D’abord, il faudrait saluer l’originalité et le travail de l’auteur : je n’ai jamais vu de livre de ce genre, ce qui le rend surprenant et novateur ! Ce n’est pas vraiment une apologie de la laideur – même ça peut y ressembler dans certains chapitres ! – mais plutôt une façon chronologique de montrer l’art dans sa laideur, de l’Antiquité à notre époque moderne. On commence plutôt soft, on passe par des passages assez choquants, aussi par une hideur qui n’en est pas une : le lecteur comprend que la perspective et la vision du monde du spectateur sont importantes dans sa perception de ce qui est beau. Ce n’est pas seulement un essai sur l’art : Umberto Eco a réuni de nombreux supports différents : tableaux, sculptures, extraits de romans, nouvelles, poèmes, mais aussi des œuvres plutôt théoriques qui tentent de réfléchir sur l’art, ou sur la laideur, ou sur des sujets qui y sont liés. Ainsi, on retrouve des extraits de Freud, de Schiller, de Rosenkrantz, etc, mais aussi une partie du procès de Gilles de Rais raconté par un auteur. C’est vraiment un travail colossal de collecte des œuvres, de comparaison, de réflexion sur la façon de les amener dans le livre, de les mettre en concordance : cela mérite notre attention !

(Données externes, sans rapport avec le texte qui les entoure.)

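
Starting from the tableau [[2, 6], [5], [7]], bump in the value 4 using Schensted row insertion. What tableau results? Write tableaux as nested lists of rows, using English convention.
[[2, 4], [5, 6], [7]]

In row 1, 4 replaces 6 (the leftmost entry greater than 4); 6 is bumped to row 2. 6 is appended to row 2. The new tableau is [[2, 4], [5, 6], [7]].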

Ainsi, certains passages nous font réfléchir, non seulement sur l’art, mais sur l’homme, sur la vie – car l’art ne vient pas de nulle part et correspond souvent à la société dans laquelle il naît. Le choc ne vient pas au début, puisque ce sont plutôt des époques reculées – quoique le passage sur Gilles de Rais m’a vraiment perturbé, je me sentais très mal pendant et après sa lecture ! – ou que l’auteur nous montre, par exemple, la laideur dans le contexte romantique. Mais il arrive quand est abordé le sujet de la cruauté de l’homme, du fait qu’il aime être spectateur de l’horreur. L’auteur sait que nous nous déculpabilisons en nous disant que nous n’allons plus aux exécutions publiques comme aux époques antérieures, alors il nous montre que c’est aussi cruel de regarder certains films à la télévision que d’y assister. C’est assez perturbant, car le lecteur semble comprendre que la cruauté humaine existe depuis toujours, et perdure, même si des formes auxquelles on ne penserait pas. C’est alors qu’il cite Schiller, qui explique que le mal et la cruauté sont inhérents à l’homme, et que l’enfant que les hommes n’ont pas éduqué aime contempler les exécutions publiques sans aucune culpabilité, sans aucune horreur. Cela fait peur !!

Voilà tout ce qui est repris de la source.